Timetable: The Hotel Nimbus-KVM cloud will become available on March 3rd and the Hotel Nimbus-Xen cloud will shut down on March 31st. The Sierra Nimbus-Xen cloud will become unavailable after March 3rd.

Both Alamo and Hotel also support OpenStack KVM-based clouds with complementary configurations used by an increasing number of projects. As you are migrating your work from the Hotel and Sierra Nimbus-Xen clouds, please consider using one of those clouds as well. The amount of physical resources allocated to Nimbus and OpenStack will be based on cloud utilization.

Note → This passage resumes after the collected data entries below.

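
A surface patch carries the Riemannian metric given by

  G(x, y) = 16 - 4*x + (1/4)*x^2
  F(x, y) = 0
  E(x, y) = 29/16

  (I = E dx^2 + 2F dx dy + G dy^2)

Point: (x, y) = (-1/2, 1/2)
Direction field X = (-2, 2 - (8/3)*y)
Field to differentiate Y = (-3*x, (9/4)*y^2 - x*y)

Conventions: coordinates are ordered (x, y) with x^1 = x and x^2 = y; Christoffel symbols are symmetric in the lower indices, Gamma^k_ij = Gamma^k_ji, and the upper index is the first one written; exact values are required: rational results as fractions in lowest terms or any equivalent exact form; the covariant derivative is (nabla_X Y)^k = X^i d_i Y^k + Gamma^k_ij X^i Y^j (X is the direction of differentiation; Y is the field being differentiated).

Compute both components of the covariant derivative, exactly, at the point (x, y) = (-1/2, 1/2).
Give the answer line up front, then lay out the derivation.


Answer: (nabla_X Y)^x = 2309/348, (nabla_X Y)^y = 593/204

E = 29/16, F = 0, G = 289/16 at the point
E_x = 0, E_y = 0, F_x = 0, F_y = 0, G_x = -17/4, G_y = 0
EG - F^2 = 8381/256;  g^inv = (256/8381) * [[289/16, 0], [0, 29/16]]
first-kind symbols [ij,l] = (1/2)(d_i g_jl + d_j g_il - d_l g_ij): [xx,x] = E_x/2 = 0, [xx,y] = F_x - E_y/2 = 0, [xy,x] = E_y/2 = 0, [xy,y] = G_x/2 = -17/8, [yy,x] = F_y - G_x/2 = 17/8, [yy,y] = G_y/2 = 0
Gamma^x_ij = (G*[ij,x] - F*[ij,y])/(EG - F^2), Gamma^y_ij = (E*[ij,y] - F*[ij,x])/(EG - F^2)
Gamma_xxx = 0, Gamma_xxy = 0, Gamma_xyy = 34/29, Gamma_yxx = 0, Gamma_yxy = -2/17, Gamma_yyy = 0
X = (-2, 2/3), Y = (3/2, 13/16) at the point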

Thursday, January 16, 2014

OpenStack Havana is available on Hotel

We are happy to announce that our new OpenStack Havana cloud on Hotel is ready!

OpenStack is now available on Hotel for all FutureGrid users. You can access the OpenStack cloud on Hotel by using your FutureGrid username and password to log into the web interface. You will find various virtual machine images based on CentOS, Fedora, Scientific Linux, and Ubuntu. For more information follow the documentation on the FutureGrid portal.

Images available for OpenStack Havana on Hotel

We also provide an EC2-compatible API over HTTPS. Credentials for this API can be retrieved in the "Access & Security" section, under the "API Access" tab. Additionally, Nimbus Phantom also supports deploying instances on this cloud (look at our documentation to learn more about Phantom).

We have configured this cloud to behave similarly to the existing Nimbus cloud on Hotel, in order to provide a better user experience. As such, OpenStack instances get public IP addresses by default. Additionally, instances hostnames are configured to match the DNS name associated with the public IP address. For example, an instance which is assigned a public IP address of 149.165.149.2 gets configured with an internal hostname of vm-149-2.uc.futuregrid.org. Both can be used to connect to the instance via SSH from your workstation.

Any question or bug report about the new OpenStack cloud on Hotel should be sent to the FutureGrid help system.